New Free Code Camp Cert

Certified Fresh

I got my back-end (now API and Microservice) cert today from Free Code Camp! Hooray!

It's been a year since I started working through the Free Code Camp curriculum, and it feels good to finally have finished the API work. I feel like I have a pretty solid grasp now on how to build and arrange an API, which I hope will help me in the future when I try to do more API work.

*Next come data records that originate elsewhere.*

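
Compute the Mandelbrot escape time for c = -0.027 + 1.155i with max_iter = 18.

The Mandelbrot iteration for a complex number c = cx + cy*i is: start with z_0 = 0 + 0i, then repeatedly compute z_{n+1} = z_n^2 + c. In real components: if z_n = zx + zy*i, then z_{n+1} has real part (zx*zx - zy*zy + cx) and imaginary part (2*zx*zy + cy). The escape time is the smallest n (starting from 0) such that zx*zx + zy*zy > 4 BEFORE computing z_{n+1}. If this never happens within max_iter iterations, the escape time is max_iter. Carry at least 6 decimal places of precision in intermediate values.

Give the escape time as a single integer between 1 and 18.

z_0 = 0 + 0i, c = -0.0270 + 1.1550i
Iter 1: z = -0.0270 + 1.1550i, |z|^2 = 1.3348
Iter 2: z = -1.3603 + 1.0926i, |z|^2 = 3.0442
Iter 3: z = 0.6296 + -1.8176i, |z|^2 = 3.7000
Iter 4: z = -2.9343 + -1.1336i, |z|^2 = 9.8953
Escaped at iteration 4

Answer: 4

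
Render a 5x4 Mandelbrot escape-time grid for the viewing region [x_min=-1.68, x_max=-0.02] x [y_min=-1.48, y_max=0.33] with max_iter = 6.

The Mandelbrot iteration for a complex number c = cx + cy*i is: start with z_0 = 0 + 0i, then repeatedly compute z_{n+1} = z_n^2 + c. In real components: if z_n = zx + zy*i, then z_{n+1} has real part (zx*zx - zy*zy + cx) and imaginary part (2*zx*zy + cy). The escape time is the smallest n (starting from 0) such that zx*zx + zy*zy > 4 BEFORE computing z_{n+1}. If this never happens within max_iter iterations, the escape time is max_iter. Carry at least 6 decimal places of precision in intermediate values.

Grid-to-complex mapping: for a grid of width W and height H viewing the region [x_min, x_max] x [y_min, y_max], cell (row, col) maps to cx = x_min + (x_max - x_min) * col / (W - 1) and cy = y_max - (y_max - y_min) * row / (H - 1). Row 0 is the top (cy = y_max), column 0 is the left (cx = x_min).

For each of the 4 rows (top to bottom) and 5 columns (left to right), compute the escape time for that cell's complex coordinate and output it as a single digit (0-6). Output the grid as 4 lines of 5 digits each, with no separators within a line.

(row=0, col=0): c = -1.6800 + 0.3300i → escape time 4
(row=0, col=1): c = -1.2650 + 0.3300i → escape time 6
(row=0, col=2): c = -0.8500 + 0.3300i → escape time 6
(row=0, col=3): c = -0.4350 + 0.3300i → escape time 6
(row=0, col=4): c = -0.0200 + 0.3300i → escape time 6
(row=1, col=0): c = -1.6800 + -0.2733i → escape time 4
(row=1, col=1): c = -1.2650 + -0.2733i → escape time 6
(row=1, col=2): c = -0.8500 + -0.2733i → escape time 6
(row=1, col=3): c = -0.4350 + -0.2733i → escape time 6
(row=1, col=4): c = -0.0200 + -0.2733i → escape time 6
(row=2, col=0): c = -1.6800 + -0.8767i → escape time 2
(row=2, col=1): c = -1.2650 + -0.8767i → escape time 3
(row=2, col=2): c = -0.8500 + -0.8767i → escape time 3
(row=2, col=3): c = -0.4350 + -0.8767i → escape time 5
(row=2, col=4): c = -0.0200 + -0.8767i → escape time 6
(row=3, col=0): c = -1.6800 + -1.4800i → escape time 1
(row=3, col=1): c = -1.2650 + -1.4800i → escape time 2
(row=3, col=2): c = -0.8500 + -1.4800i → escape time 2
(row=3, col=3): c = -0.4350 + -1.4800i → escape time 2
(row=3, col=4): c = -0.0200 + -1.4800i → escape time 2

Answer: 46666
46666
23356
12222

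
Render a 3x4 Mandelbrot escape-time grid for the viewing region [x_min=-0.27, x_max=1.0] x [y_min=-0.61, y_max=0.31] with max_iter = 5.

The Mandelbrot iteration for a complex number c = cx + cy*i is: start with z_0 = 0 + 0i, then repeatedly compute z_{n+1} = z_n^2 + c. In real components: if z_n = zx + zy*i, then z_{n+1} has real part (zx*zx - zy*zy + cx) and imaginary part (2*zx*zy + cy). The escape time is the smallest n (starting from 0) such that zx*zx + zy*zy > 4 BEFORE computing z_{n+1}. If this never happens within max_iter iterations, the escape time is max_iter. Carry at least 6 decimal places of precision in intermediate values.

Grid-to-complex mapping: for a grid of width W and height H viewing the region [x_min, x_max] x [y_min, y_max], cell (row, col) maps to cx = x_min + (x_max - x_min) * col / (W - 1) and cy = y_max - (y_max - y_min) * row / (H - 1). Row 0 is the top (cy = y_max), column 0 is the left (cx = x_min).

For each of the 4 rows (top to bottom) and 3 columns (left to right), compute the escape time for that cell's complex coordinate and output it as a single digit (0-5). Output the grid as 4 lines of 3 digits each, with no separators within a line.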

Over the time that I've spent on getting this certificate I've learned a lot of extra things on top of just how to build an API or microservice, which is also part of the reason that it took so long to get here. From the beginning of the projects on Free Code Camp, I decided that I wanted to wrap everything up together into a cohesive portfolio - something that I could showcase and present to the world that had everything packaged and ready to consume. It also added a whole layer of complexity on top of the challenges that required more research and more work, putting separate parts together into a single application and then designing and building the architecture of the portfolio where it'd be showcased. This actually led to two separate projects, the presentation site (this) where I could write up details in longer form and document my work over time, and the project site where all the projects and samples would live together in one application that could be expanded upon as I completed more challenges and coding solutions. I think this played to each platform's strengths as well, since Github Pages is great for static sites and is always online, and Heroku projects can be almost anything you want them to be and won't cost any money (at least for the free tier) - with the only downside being that the first visit to a sleeping ‘Dyno’ is delayed by a few seconds as the server instance spins up.

In the end what really slowed me down in getting this certificate wasn't the actual challenges - each one really only took a few hours of work. It was the external factors, life factors, that made the difference and introduced the largest delays and distance from the work. Things like buying a house, renovating and moving into said house, the relentless autumn + winter holiday madness, and changes in demands at work and at home. Suddenly a year passes, your kid is older, you're older, and you've neglected your repos for so long that you don't remember why you made this branch or what wasn't working or done last time you committed your code.

Not having time to dedicate to the work has made it harder to progress than I thought when I first started out. And I'm hoping that now that I have momentum and am starting to tell people about the things that I'm putting out there (rather than just working in obscurity) that I can maintain that energy and continue to get things done, become more confident, and make some cooler and bigger things.